The Predators star says he won’t participate in protests before games.

2017 NHL Stanley Cup Final - Game Six Photo by Bruce Bennett/Getty Images

Nashville Predators star P.K. Subban told a crowd of fans at a recent fundraiser that he would “never” kneel in protest during the national anthem, reports Yahoo! Sports’ Greg Wyshynski. The Toronto native’s comments were confirmed by the team, which had already said it would not participate in any activism before games.

Predators coach Peter Laviolette told reporters on Tuesday that the team met together recently and decided to stand for “The Star-Spangled Banner.” When asked what he’d do about a player approaching him to protest, he declined to answer. Only four players on Nashville’s roster are American.

So Subban, arguably the most prominent black player in the NHL, would need to break ranks from his team in order to make his own statement, something he indicated he’s not willing to do.
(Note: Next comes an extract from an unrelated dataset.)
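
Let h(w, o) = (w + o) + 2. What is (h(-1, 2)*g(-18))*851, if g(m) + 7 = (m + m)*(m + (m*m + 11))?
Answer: -29152707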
Only two NHL players, San Jose’s Joel Ward and Tampa Bay’s J.T. Brown, have said publicly they’d consider joining other athletes to kneel in protest of racial injustice and police brutality.

Activism has started pushing its way into the sports world since the 49ers’ Colin Kaepernick and Eric Reid began kneeling for the anthem last year. President Donald Trump criticized the protests last week, telling NFL owners to fire any players who kneeled for the national anthem. The league responded with a steady flow of positive statements and activism throughout Week 3.

With many players coming from Canada and Europe, the NHL has not become as embroiled in U.S. politics as the NFL or NBA. But the Penguins learned that the politics and sports are increasingly intertwined when their decision to accept an invitation to the White House led to a flurry of discussion.

While the NHL season may include protests of inequality and injustice during the anthem, don't expect any from Subban.

"I never look at myself as a black player," Subban told ESPN earlier this year. "I think of myself as a hockey player who wants to be the best hockey player in the league. I know I'm black. Everyone knows I'm black. But I don't want to be defined as a black hockey player."